The registration system, as referred to above, is governed by the principle of territoriality, which provides that protection is achieved only in countries where the patent or trademark has been registered. Elsewhere, in principle, these patents could be used freely by others. The registration of the trademark or patent in the country of origin, however, does not automatically grant protection in other countries, and it is therefore necessary to register your industrial property to ensure their protection.
It is worth noting that industrial property rights are proprietary in nature and therefore, it may be treated as a commodity, where it may be subject to acts of assignment or encumbrance, or can be transferable by any legally permitted means. One of the most commonly used contracts for this commodity is a license which authorizes a third party to be able to use these rights granted to them by registry in exchange for a fee.

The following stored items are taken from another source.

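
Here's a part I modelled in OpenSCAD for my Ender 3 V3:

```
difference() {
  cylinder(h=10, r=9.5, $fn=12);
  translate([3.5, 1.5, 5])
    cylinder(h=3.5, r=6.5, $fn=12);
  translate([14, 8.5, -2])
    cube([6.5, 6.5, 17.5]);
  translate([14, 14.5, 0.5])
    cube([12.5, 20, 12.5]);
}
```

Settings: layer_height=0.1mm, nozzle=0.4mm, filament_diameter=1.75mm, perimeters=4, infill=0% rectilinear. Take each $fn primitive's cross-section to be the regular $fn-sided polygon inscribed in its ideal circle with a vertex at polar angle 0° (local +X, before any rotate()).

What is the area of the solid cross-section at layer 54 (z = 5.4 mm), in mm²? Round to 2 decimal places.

At z = 5.4 mm: the cylinder: section is a regular 12-gon, circumradius r=9.5 (area = (12/2)·9.500²·sin(360°/12) = 270.75 mm²); the r=6.5 cylinder at (3.5, 1.5) gives a regular 12-gon of circumradius 6.5 (constant along its height) (area = (12/2)·6.500²·sin(360°/12) = 126.75 mm²); the cube at (14, 8.5) (footprint 6.5×6.5) is included at this height (area 42.25 mm²); the cube at (14, 14.5) is present — its section is the full 12.5×20 rectangle (area 250.00 mm²); Subtracting the remaining from the first: starting from the r=9.5 cylinder (270.75 mm²), the r=6.5 cylinder at (3.5, 1.5) partially overlaps it — only the 120.60 mm² overlap (of its 126.75 mm²) is removed, clipping the outline; the 6.5×6.5 cube at (14, 8.5) misses the remaining region (no effect); the 12.5×20 cube at (14, 14.5) misses the remaining region (no effect) — area = 150.15 mm². Overall, the cross-section is a single solid region. Net area = 150.15 mm².

150.15 mm²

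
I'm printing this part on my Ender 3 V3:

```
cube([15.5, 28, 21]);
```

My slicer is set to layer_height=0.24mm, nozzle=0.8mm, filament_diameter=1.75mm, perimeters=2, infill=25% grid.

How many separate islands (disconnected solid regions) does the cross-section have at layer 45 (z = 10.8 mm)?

1

At z = 10.8 mm: the cube is present — its section is the full 15.5×28 rectangle. Overall, the cross-section is a single solid region. Island count = 1.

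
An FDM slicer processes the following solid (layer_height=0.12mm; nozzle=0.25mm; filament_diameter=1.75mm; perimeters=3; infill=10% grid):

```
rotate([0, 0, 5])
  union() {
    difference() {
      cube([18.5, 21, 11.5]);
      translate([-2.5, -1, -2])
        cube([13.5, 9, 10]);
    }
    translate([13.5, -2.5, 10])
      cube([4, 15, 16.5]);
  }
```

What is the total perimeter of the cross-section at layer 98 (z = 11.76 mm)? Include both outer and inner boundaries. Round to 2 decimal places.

38.00 mm

At z = 11.76 mm: the cube does not reach this height (z outside [0, 11.5]); the cube at (-2.5, -1) does not reach this height (z outside [-2, 8]); After the difference (first − rest): the first operand is absent here, so nothing remains; the cube at (13.5, -2.5) (footprint 4×15) is included at this height (perimeter 38.00 mm); Combining (union): only the 4×15 cube at (13.5, -2.5) is present, so the union is just that shape — boundary = 38.00 mm; (whole slice rotated 5° about Z — lengths, areas and connectivity unchanged). Overall, the cross-section is a single solid region. Total boundary length (outer) = 38.00 mm.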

Spain has ratified the most important international agreements in this area, which, except in rare cases, enable people without Spanish citizenship to obtain due protection of their rights, in addition to enabling Spanish nationals to receive protection in most of the other countries.
Spain’s membership in the European Union has also forced the Spanish legislature to follow the guidelines set out by EU directives on industrial property and require that our laws align themselves with the rest of Europe.